Housing is Expected to Boost the Economy
In a recently released report, Fannie Mae upgraded its forecast for 2020 U.S. economic growth to 1.9% from 1.7%, predicting that consumer spending and the housing market will boost gross domestic product if a “phase one” trade deal is reached between the United States and China. Both countries were sending out hints to the media that a deal is close to completion. Then, suddenly, President Trump signed a congressional bill in support of the Hong Kong democracy protesters. The Chinese government’s response was harsh, threatening unnamed consequences. Suddenly faith that a deal would be reached cratered.
Then something surprising happened. “The Chinese foreign ministry said the U.S. would shoulder the consequences of China’s countermeasures if it continued to act arbitrarily in regard to Hong Kong.” The operative words in the above statement is “if the U.S. continues” Here it seems the Chinese have blinked, as they are realizing that while a trade war (tariffs) hurt both country’s economies, the economic pain is far more for China. This is because China’s economy is based far more than America’s on exports – heavily to the U.S. Therefore, the Chinese economy suffers more during a tariff driven trade war. So, it seems, at least for now, that while there may be a pause in trade negotiations, a phase one deal is likely to be reached, bolstering the U.S. economy and housing with it.
Fannie Mae suggested in its report that housing will continue to function as a positive contributor to growth in the near term. “Even as uncertainties mount, we continue to expect the domestic economy to produce solid, if not spectacular growth,” said Doug Duncan, chief economist at Fannie Mae. He added that, “Positive contributions from single family housing construction, home improvements, and broker’s fees pushed residential fixed investment growth to a robust 5.1% annualized pace this quarter …”

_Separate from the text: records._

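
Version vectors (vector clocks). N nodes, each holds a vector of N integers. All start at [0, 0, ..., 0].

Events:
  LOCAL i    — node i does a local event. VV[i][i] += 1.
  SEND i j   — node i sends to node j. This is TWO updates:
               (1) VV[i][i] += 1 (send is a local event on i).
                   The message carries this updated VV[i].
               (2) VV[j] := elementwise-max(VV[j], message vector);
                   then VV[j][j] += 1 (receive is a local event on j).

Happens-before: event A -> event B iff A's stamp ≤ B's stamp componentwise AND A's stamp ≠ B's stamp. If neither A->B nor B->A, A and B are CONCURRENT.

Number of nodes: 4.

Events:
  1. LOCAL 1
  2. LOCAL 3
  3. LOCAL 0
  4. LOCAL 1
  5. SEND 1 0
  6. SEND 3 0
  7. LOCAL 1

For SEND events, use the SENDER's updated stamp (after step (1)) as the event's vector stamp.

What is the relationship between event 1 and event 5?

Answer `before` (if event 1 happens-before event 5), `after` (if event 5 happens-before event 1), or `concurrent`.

Initial: VV[0]=[0, 0, 0, 0]
Initial: VV[1]=[0, 0, 0, 0]
Initial: VV[2]=[0, 0, 0, 0]
Initial: VV[3]=[0, 0, 0, 0]
Event 1: LOCAL 1: VV[1][1]++ -> VV[1]=[0, 1, 0, 0]
Event 2: LOCAL 3: VV[3][3]++ -> VV[3]=[0, 0, 0, 1]
Event 3: LOCAL 0: VV[0][0]++ -> VV[0]=[1, 0, 0, 0]
Event 4: LOCAL 1: VV[1][1]++ -> VV[1]=[0, 2, 0, 0]
Event 5: SEND 1->0: VV[1][1]++ -> VV[1]=[0, 3, 0, 0], msg_vec=[0, 3, 0, 0]; VV[0]=max(VV[0],msg_vec) then VV[0][0]++ -> VV[0]=[2, 3, 0, 0]
Event 6: SEND 3->0: VV[3][3]++ -> VV[3]=[0, 0, 0, 2], msg_vec=[0, 0, 0, 2]; VV[0]=max(VV[0],msg_vec) then VV[0][0]++ -> VV[0]=[3, 3, 0, 2]
Event 7: LOCAL 1: VV[1][1]++ -> VV[1]=[0, 4, 0, 0]
Event 1 stamp: [0, 1, 0, 0]
Event 5 stamp: [0, 3, 0, 0]
[0, 1, 0, 0] <= [0, 3, 0, 0]? True
[0, 3, 0, 0] <= [0, 1, 0, 0]? False
Relation: before

Answer: before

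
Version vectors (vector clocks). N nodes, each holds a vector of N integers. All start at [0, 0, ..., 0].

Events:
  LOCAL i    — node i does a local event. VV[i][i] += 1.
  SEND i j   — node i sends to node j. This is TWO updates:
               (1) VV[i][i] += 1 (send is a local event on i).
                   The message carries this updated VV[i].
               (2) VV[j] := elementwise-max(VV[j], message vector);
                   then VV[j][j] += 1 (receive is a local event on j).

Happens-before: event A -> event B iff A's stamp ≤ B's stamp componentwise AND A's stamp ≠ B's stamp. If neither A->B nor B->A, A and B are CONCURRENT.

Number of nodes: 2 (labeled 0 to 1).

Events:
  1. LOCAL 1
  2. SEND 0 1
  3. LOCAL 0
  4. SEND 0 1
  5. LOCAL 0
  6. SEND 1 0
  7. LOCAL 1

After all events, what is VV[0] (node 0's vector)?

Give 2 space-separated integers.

Answer: 5 4

Derivation:
Initial: VV[0]=[0, 0]
Initial: VV[1]=[0, 0]
Event 1: LOCAL 1: VV[1][1]++ -> VV[1]=[0, 1]
Event 2: SEND 0->1: VV[0][0]++ -> VV[0]=[1, 0], msg_vec=[1, 0]; VV[1]=max(VV[1],msg_vec) then VV[1][1]++ -> VV[1]=[1, 2]
Event 3: LOCAL 0: VV[0][0]++ -> VV[0]=[2, 0]
Event 4: SEND 0->1: VV[0][0]++ -> VV[0]=[3, 0], msg_vec=[3, 0]; VV[1]=max(VV[1],msg_vec) then VV[1][1]++ -> VV[1]=[3, 3]
Event 5: LOCAL 0: VV[0][0]++ -> VV[0]=[4, 0]
Event 6: SEND 1->0: VV[1][1]++ -> VV[1]=[3, 4], msg_vec=[3, 4]; VV[0]=max(VV[0],msg_vec) then VV[0][0]++ -> VV[0]=[5, 4]
Event 7: LOCAL 1: VV[1][1]++ -> VV[1]=[3, 5]
Final vectors: VV[0]=[5, 4]; VV[1]=[3, 5]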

Evidence for the health of the housing market can be seen in the data, “New and existing single-family home sales advanced in the third quarter, as did permits, and starts,” according to Housingwire.
The other good news for the housing market is that according to the latest survey by Bankrate, “The benchmark 30-year fixed mortgage rate is 3.66%, with an APR of 3.77%.” These historically low rates should further serve to lift the housing market in the year ahead. Additionally, Fannie Mae predicts we could see one last rate cut by the Federal Reserve in early 2020. A rate cut by the Fed should also drive down mortgage rates even further.
With a trade deal likely, low mortgage rates, and a healthy economy, 2020 should be a healthy year for the housing market.